Question

A loan of \(A\) dollars is repaid by making \(n\) equal monthly payments of \(M\) dollars, starting a month after the loan is made. It can be shown that if the monthly interest rate is \(r\), then
\[
A r=M\left(1-\frac{1}{(1+r)^{n}}\right) \text {. }
\]
A car loan of \(\$ 10000\) was repaid in 60 monthly payments of \(\$ 250\). Use the Newton Method to find the monthly interest rate correct to 4 significant figures.

Answer 1

Even quite commonplace money calculations involve equations that cannot be solved by 'exact' formulas.

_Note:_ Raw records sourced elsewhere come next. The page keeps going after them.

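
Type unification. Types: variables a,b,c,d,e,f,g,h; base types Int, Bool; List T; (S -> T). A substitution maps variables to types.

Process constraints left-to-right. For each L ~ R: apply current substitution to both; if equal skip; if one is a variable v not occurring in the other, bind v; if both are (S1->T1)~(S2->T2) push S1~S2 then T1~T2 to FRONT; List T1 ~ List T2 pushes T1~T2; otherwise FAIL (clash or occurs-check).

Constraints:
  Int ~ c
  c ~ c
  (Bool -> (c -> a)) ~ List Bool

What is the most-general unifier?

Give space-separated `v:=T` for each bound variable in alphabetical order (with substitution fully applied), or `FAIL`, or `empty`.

Answer: FAIL

Derivation:
step 1: unify Int ~ c  [subst: {-} | 2 pending]
  bind c := Int
step 2: unify Int ~ Int  [subst: {c:=Int} | 1 pending]
  -> identical, skip
step 3: unify (Bool -> (Int -> a)) ~ List Bool  [subst: {c:=Int} | 0 pending]
  clash: (Bool -> (Int -> a)) vs List Bool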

Let \(r\) be the interest rate. Then
\[
10000 r=250\left(1-\frac{1}{(1+r)^{60}}\right) .
\]
If we are going to work by hand, it is maybe worthwhile to simplify a bit to \(f(r)=0\) where
\[
f(r)=40 r+\frac{1}{(1+r)^{60}}-1
\]

and therefore
\[
f^{\prime}(r)=40-\frac{60}{(1+r)^{61}} .
\]
The Newton Method iteration is now easy to write down. In raw form it is
\[
r_{n+1}=r_{n}-\frac{40 r_{n}+1 /\left(1+r_{n}\right)^{60}-1}{40-60 /\left(1+r_{n}\right)^{61}} .
\]
Compute. Particularly if we do the work by hand, it is helpful to make a good choice of \(r_{0}\). If the interest rate were \(2.5 \%\) a month, the monthly interest on \(\$ 10,000\) would be \(\$ 250\), and so with monthly payments of \(\$ 250\) we would never pay off the loan. So the monthly interest rate must have been substantially under \(2.5 \%\). A bit of fooling around suggests taking \(r_{0}=0.015\). We then find that \(r_{1}=0.014411839\), \(r_{2}=0.014394797\) and \(r_{3}=0.01439477\). This suggests that to four significant figures the monthly interest rate is \(1.439 \%\).